Deciphering the Definition of Adversarial Robustness for post-hoc OOD Detectors
Peter Lorenz, Mario Fernandez, Jens Müller, Ullrich Köthe
TL;DR
This work targets adversarial robustness of post-hoc OOD detectors, arguing that current benchmarks neglect adversarial examples (AdEx) and thus overestimate real-world reliability. It extends the OpenOOD framework with evasive attacks and a Grad-CAM–based metric to quantify semantic shifts, evaluating 16 detectors across CIFAR and ImageNet scales. The paper revises definitions to incorporate attention maps and proposes a multi-level roadmap toward adversarial defense, emphasizing Level 1 (AdEx on a unified dataset) as a baseline and Level 5 adaptive-threat defenses. Empirically, it finds that state-of-the-art post-hoc detectors provide limited AdEx robustness, underscoring the need for standardized baselines and more robust, defense-oriented designs in open-world detection.
Abstract
Detecting out-of-distribution (OOD) inputs is critical for safely deploying deep learning models in real-world scenarios.

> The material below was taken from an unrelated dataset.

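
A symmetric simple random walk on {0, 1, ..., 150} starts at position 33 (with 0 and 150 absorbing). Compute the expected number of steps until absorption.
E[τ | X_0 = 33] = 3861

Let v_k = E[τ | X_0 = k]. Boundary: v_0 = v_150 = 0. Recurrence: v_k = 1 + (v_{k-1} + v_{k+1})/2 for 1 ≤ k ≤ 149. The particular solution to v_k − (v_{k-1} + v_{k+1})/2 = 1 is v_k = −k^2. Adding homogeneous solution A + B k and matching boundaries gives v_k = k (150 − k). Substituting k = 33: v_33 = 33 · 117 = 3861.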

In recent years, many OOD detectors have been developed, and even the benchmarking has been standardized, i.e. OpenOOD. The number of post-hoc detectors is growing fast. They are showing an option to protect a pre-trained classifier against natural distribution shifts and claim to be ready for real-world scenarios. However, its effectiveness in dealing with adversarial examples (AdEx) has been neglected in most studies. In cases where an OOD detector includes AdEx in its experiments, the lack of uniform parameters for AdEx makes it difficult to accurately evaluate the performance of the OOD detector. This paper investigates the adversarial robustness of 16 post-hoc detectors against various evasion attacks. It also discusses a roadmap for adversarial defense in OOD detectors that would help adversarial robustness. We believe that level 1 (AdEx on a unified dataset) should be added to any OOD detector to see the limitations. The last level in the roadmap (defense against adaptive attacks) we added for integrity from an adversarial machine learning (AML) point of view, which we do not believe is the ultimate goal for OOD detectors.